Now, after substituting the value of the given matrix in equation (1), we get,

$f(A) = {A^3} - 6{A^2} - 10A + 36I$

$ = \left( {\begin{array}{*{20}{c}}

  {240}&{44}&{116} \\

  {68}&{ - 30}&{ - 34} \\

  {140}&{14}&{78}

\end{array}} \right) - 6\left( {\begin{array}{*{20}{c}}

  {36}&4&{16} \\

  { - 8}&6&{ - 4} \\

  {20}&4&{14}

\end{array}} \right) - 10\left( {\begin{array}{*{20}{c}}

  6&2&2 \\

  { - 2}&{ - 3}&{ - 1} \\

  2&{ - 1}&3

\end{array}} \right) + 36\left( {\begin{array}{*{20}{c}}

  1&0&0 \\

  0&1&0 \\

  0&0&1

\end{array}} \right)$

$ = \left( {\begin{array}{*{20}{c}}

  {240}&{44}&{116} \\

  {68}&{ - 30}&{ - 34} \\

  {140}&{14}&{78}

\end{array}} \right) + \left( {\begin{array}{*{20}{c}}

  { - 216}&{ - 24}&{ - 96} \\

  {48}&{ - 36}&{24} \\

  { - 120}&{ - 24}&{ - 84}

\end{array}} \right) + \left( {\begin{array}{*{20}{c}}

  { - 60}&{ - 20}&{ - 20} \\

  {20}&{30}&{10} \\

  { - 20}&{10}&{ - 30}

\end{array}} \right) + \left( {\begin{array}{*{20}{c}}

  {36}&0&0 \\

  0&{36}&0 \\

  0&0&{36}

\end{array}} \right)$

$ = \left( {\begin{array}{*{20}{c}}

  {240}&{44}&{116} \\

  {68}&{ - 30}&{ - 34} \\

  {140}&{14}&{78}

\end{array}} \right) + \left( {\begin{array}{*{20}{c}}

  { - 216}&{ - 24}&{ - 96} \\

  {48}&{ - 36}&{24} \\

  { - 120}&{ - 24}&{ - 84}

\end{array}} \right) + \left( {\begin{array}{*{20}{c}}

  { - 60 + 36}&{ - 20}&{ - 20} \\

  {20}&{30 + 36}&{10} \\

  { - 20}&{10}&{ - 30 + 36}

\end{array}} \right)$

$ = \left( {\begin{array}{*{20}{c}}

  {240}&{44}&{116} \\

  {68}&{ - 30}&{ - 34} \\

  {140}&{14}&{78}

\end{array}} \right) + \left( {\begin{array}{*{20}{c}}

  { - 24 - 216}&{ - 20 - 24}&{ - 20 - 96} \\

  {20 + 48}&{66 - 36}&{10 + 24} \\

  { - 20 - 120}&{10 - 24}&{6 - 84}

\end{array}} \right)$

$ = \left( {\begin{array}{*{20}{c}}

  {240}&{44}&{116} \\

  {68}&{ - 30}&{ - 34} \\

  {140}&{14}&{78}

\end{array}} \right) + \left( {\begin{array}{*{20}{c}}

  { - 240}&{ - 44}&{ - 116} \\

  { - 68}&{30}&{34} \\

  { - 140}&{ - 14}&{ - 78}

\end{array}} \right)$

$ = \left( {\begin{array}{*{20}{c}}

  0&0&0 \\

  0&0&0 \\

  0&0&0

\end{array}} \right)$

$ = 0$

Hence, the required solution is the option$(a){\text{ 0}}$.

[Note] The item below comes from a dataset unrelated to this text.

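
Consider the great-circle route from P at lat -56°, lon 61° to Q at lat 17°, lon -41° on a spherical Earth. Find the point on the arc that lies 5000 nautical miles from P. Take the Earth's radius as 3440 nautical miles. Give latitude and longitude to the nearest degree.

≈ lat -6°, lon -25°

From cos δ = sin φ₁ sin φ₂ + cos φ₁ cos φ₂ cos Δλ, the central angle is δ ≈ 1.932 rad (110.7°). The total great-circle distance is δ·R ≈ 1.932 × 3440 ≈ 6647 nmi, so the target fraction is f = 5000/6647 ≈ 0.752.
Interpolate at f ≈ 0.752 with slerp weights a = sin((1−f)δ)/sin δ ≈ 0.492, b = sin(fδ)/sin δ ≈ 1.062.
p = a·p₁ + b·p₂ ≈ (0.900, -0.425, -0.098); φ = arcsin(p_z) ≈ -5.61°, λ = atan2(p_y, p_x) ≈ -25.30°.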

Note: When we face such a type of problem, the key point is to have an adequate knowledge of the matrices and its various properties like addition, multiplication, subtraction, etc. Substitute the matrices in the given expression and perform the required operations like addition, multiplication, etc. to obtain the required solution.